I'm looking to migrate a massive dataset of about 40 TB, spread across 80 Elasticsearch indices with a total of 10 to 14 billion documents, to Amazon S3. This data will be accessed frequently in the future, so I need an approach that ensures safety and speed during the migration process. I'm concerned about full error handling and keeping downtime to a minimum. I tried writing a manual Python script, but it doesn't seem efficient or reliable enough for such a large-scale project. Can anyone share effective methods or best practices for this migration? Also, how long might it take to transfer this amount of data?
3 Answers
I'm curious, what prompted the migration? Are there specific challenges you're encountering?

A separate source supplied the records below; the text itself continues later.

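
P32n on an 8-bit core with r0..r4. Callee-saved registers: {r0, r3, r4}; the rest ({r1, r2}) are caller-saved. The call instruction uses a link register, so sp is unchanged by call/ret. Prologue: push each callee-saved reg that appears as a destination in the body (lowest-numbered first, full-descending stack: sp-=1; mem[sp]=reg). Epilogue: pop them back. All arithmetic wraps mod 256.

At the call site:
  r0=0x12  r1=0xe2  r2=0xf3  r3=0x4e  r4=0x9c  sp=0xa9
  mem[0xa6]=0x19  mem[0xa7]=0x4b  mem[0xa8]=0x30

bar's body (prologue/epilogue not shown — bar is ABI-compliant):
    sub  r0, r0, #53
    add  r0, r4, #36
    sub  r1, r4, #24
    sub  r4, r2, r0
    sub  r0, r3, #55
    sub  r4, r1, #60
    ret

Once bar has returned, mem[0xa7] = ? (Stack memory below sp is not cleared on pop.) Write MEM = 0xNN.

prologue: push r0 -> mem[0xa8]=0x12, sp=0xa8
prologue: push r4 -> mem[0xa7]=0x9c, sp=0xa7
body[0] sub  r0, r0, #53 -> r0=0xdd
body[1] add  r0, r4, #36 -> r0=0xc0
body[2] sub  r1, r4, #24 -> r1=0x84
body[3] sub  r4, r2, r0 -> r4=0x33
body[4] sub  r0, r3, #55 -> r0=0x17
body[5] sub  r4, r1, #60 -> r4=0x48
epilogue: pop r4=0x9c, sp=0xa8
epilogue: pop r0=0x12, sp=0xa9
prologue pushed ['r0', 'r4'] at ['0xa8', '0xa7']

MEM = 0x9c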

If you snapshot your data directly to S3, it can streamline the process a lot. I’ve handled about 5 TB this way and it worked pretty well for us! Just ensure that your snapshot process is efficient, and you should be in good shape.
One effective strategy is to set up your new storage solution with the right schema and consider using a format like Iceberg or Parquet. First, halt any writes to your Elasticsearch cluster to ensure data consistency. Then, create snapshots of your data and store them in S3. You can later migrate this data from the snapshot files in S3 to your new setup using a script that iterates over the files and converts everything as needed. This method is generally reliable for large migrations!

We're aiming to cut down on unnecessary storage in Elasticsearch. Right now, too many JSON fields are being indexed, inflating our storage needs. Our plan is to keep only essential fields in Elasticsearch and store full documents in S3 instead. This way, when users need complete records, we can fetch them directly from S3 using the record ID.